So, i've got a recursive method in Java for getting the 'n'th fibonacci number - The only question i have, is: what's the time complexity? I think it's O(2^n), but i may be mistaken? (I know that iterative is way better, but it's an exercise)
public int fibonacciRecursive(int n)
{
if(n == 1 || n == 2) return 1;
else return fibonacciRecursive(n-2) + fibonacciRecursive(n-1);
}
Your recursive code has exponential runtime. But I don't think the base is 2, but probably the golden ratio (about 1.62). But of course O(1.62^n) is automatically O(2^n) too.
The runtime can be calculated recursively:
t(1)=1
t(2)=1
t(n)=t(n-1)+t(n-2)+1
This is very similar to the recursive definition of the fibonacci numbers themselves. The +1
in the recursive equation is probably irrelevant for large n. S I believe that it grows approximately as fast as the fibo numbers, and those grow exponentially with the golden ratio as base.

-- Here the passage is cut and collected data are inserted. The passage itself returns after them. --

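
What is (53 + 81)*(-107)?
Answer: -14338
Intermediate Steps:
(53 + 81)*(-107) = 134*(-107) = -14338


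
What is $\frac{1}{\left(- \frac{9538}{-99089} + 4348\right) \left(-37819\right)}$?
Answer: $- \frac{99089}{16294259799690} \approx -6.0812 \cdot 10^{-9}$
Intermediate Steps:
$\frac{1}{\left(- \frac{9538}{-99089} + 4348\right) \left(-37819\right)} = \frac{1}{\left(-9538\right) \left(- \frac{1}{99089}\right) + 4348} \left(- \frac{1}{37819}\right) = \frac{1}{\frac{9538}{99089} + 4348} \left(- \frac{1}{37819}\right) = \frac{1}{\frac{430848510}{99089}} \left(- \frac{1}{37819}\right) = \frac{99089}{430848510} \left(- \frac{1}{37819}\right) = - \frac{99089}{16294259799690}$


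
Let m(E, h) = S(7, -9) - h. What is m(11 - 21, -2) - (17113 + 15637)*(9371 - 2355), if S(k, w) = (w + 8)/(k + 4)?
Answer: -2527513979/11 ≈ -2.2977e+8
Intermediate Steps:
S(k, w) = (8 + w)/(4 + k)
m(E, h) = -1/11 - h (m(E, h) = (8 - 9)/(4 + 7) - h = -1/11 - h)
m(11 - 21, -2) - (17113 + 15637)*(9371 - 2355) = (-1/11 - 1*(-2)) - (17113 + 15637)*(9371 - 2355) = (-1/11 + 2) - 32750*7016 = 21/11 - 1*229774000 = 21/11 - 229774000 = -2527513979/11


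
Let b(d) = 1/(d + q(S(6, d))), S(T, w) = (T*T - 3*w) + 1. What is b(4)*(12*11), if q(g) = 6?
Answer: 66/5 ≈ 13.200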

You can speed it up using memoization, i.e. caching already calculated results. Then it has O(n) runtime just like the iterative version.
Your iterative code has a runtime of O(n)
You have a simple loop with O(n) steps and constant time for each iteration.
You can use this
to calculate Fn in O(log n)
Each function call does exactly one addition, or returns 1. The base cases only return the value one, so the total number of additions is fib(n)-1. The total number of function calls is therefore 2*fib(n)-1, so the time complexity is Θ(fib(N)) = Θ(phi^N), which is bounded by O(2^N).
O(2^n)? I see only O(n) here.
I wonder why you'd continue to calculate and re-calculate these? Wouldn't caching the ones you have be a good idea, as long as the memory requirements didn't become too odious?
Since they aren't changing, I'd generate a table and do lookups if speed mattered to me.
It's easy to see (and to prove by induction) that the total number of calls to fibonacciRecursive is exactly equal to the final value returned. That is indeed exponential in the input number.